Wat is dan de identiteit van ballingen en vreemdelingen? Die vind je niet meer in een dierbare traditie of in een beproefde cultuur waar je stuur op hebt, maar in de overgave aan God en aan zijn Woord. In termen van Paas: je bent geen volk meer, maar een ‘stam’. Wees maar een vriendelijke ‘stam’ met een eigen taal en articuleer je eigen gewoonten en rituelen zoals kerkgang en maaltijden. Zorg voor een eigentijdse geloofsopvoeding waarin je de essenties van je identiteit doorgeeft. En wees onbevangen present in de wereld om je heen.

Dat gaat niet zonder een passende spiritualiteit. Kenmerkend voor de ballingen is de klacht over de puinhopen van Jeruzalem en het besef van de eigen zondegeschiedenis. Ootmoed en bescheidenheid zijn er in hun communicatie. Ze hebben zo weinig vastheid in eigen bestaan en in de samenleving en cultuur om hen heen, dat ze des te meer zich richten op God die hun Redder is, hun Hoop, hun Rots. Op zijn toekomst richten ze zich. Ballingen leven eschatologischer dan gesettelde Israëlieten.

De toepassing van Paas is: het zal niet lukken om het rafelende kleed van een christelijke cultuur weer op te lappen. We zullen ballingen moeten durven zijn. Het oordeel en onze vreemdelingschap aanvaarden. Strategieën en modellen loslaten. En een nieuwe, bescheiden missie zien, als kleine minderheid die door de crisis heen in vertrouwen op God haar plek inneemt in een geseculariseerd Europa.

Priesters in diaspora

In het boek van Paas wordt in het verlengde van de ballingschapsgedachte nog een tweede Leitmotiv uit de Bijbel nadrukkelijk naar voren gehaald: dat van de diaspora en het priesterschap uit de eerste Petrusbrief.
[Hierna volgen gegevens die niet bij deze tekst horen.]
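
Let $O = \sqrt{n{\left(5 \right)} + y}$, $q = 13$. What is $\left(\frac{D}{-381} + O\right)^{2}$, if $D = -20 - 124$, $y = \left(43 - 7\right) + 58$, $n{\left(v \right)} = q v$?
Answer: $\frac{2566815}{16129} + \frac{96 \sqrt{159}}{127} \approx 168.67$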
Vreemdelingen in de verstrooiing zijn kwetsbaar. Ze vormen geen sterke tegencultuur. Ze zijn onbekommerd burgers van deze wereld; ze vormen daarin geen reservaat, geen enclave van een andere orde. Maar ze zijn vooral ook burgers van een ander koninkrijk met heel andere kwaliteiten en perspectieven. Zo vormen ze – in een beeld van de brief aan Diognetus (2e eeuw) – de levenskrachtige ziel van deze wereld.

Vanuit 1 Petrus 2 komt heel sterk het beeld van het priesterschap naar voren, aansluitend bij Exodus 19 en Jesaja 42-53. De Here Christus formeert als Koning-Priester-Messias een nieuw volk, een koninklijk priestervolk. Dat priesterschap heeft twee richtingen: je mag priester zijn namens God bij de (hele!) mensheid en je mag priester zijn namens de mensheid bij God.1 Gods priestervolk heeft een onbemiddelde toegang tot Godzelf in zijn heiligdom. Het krijgt daar van Hem alles mee om zijn evangelie en zijn heil te bemiddelen naar alle naties en individuen toe. Stralende sterren. Lichtende voorbeelden van toewijding en navolging. Niet het doen, maar het zijn is daarin cruciaal.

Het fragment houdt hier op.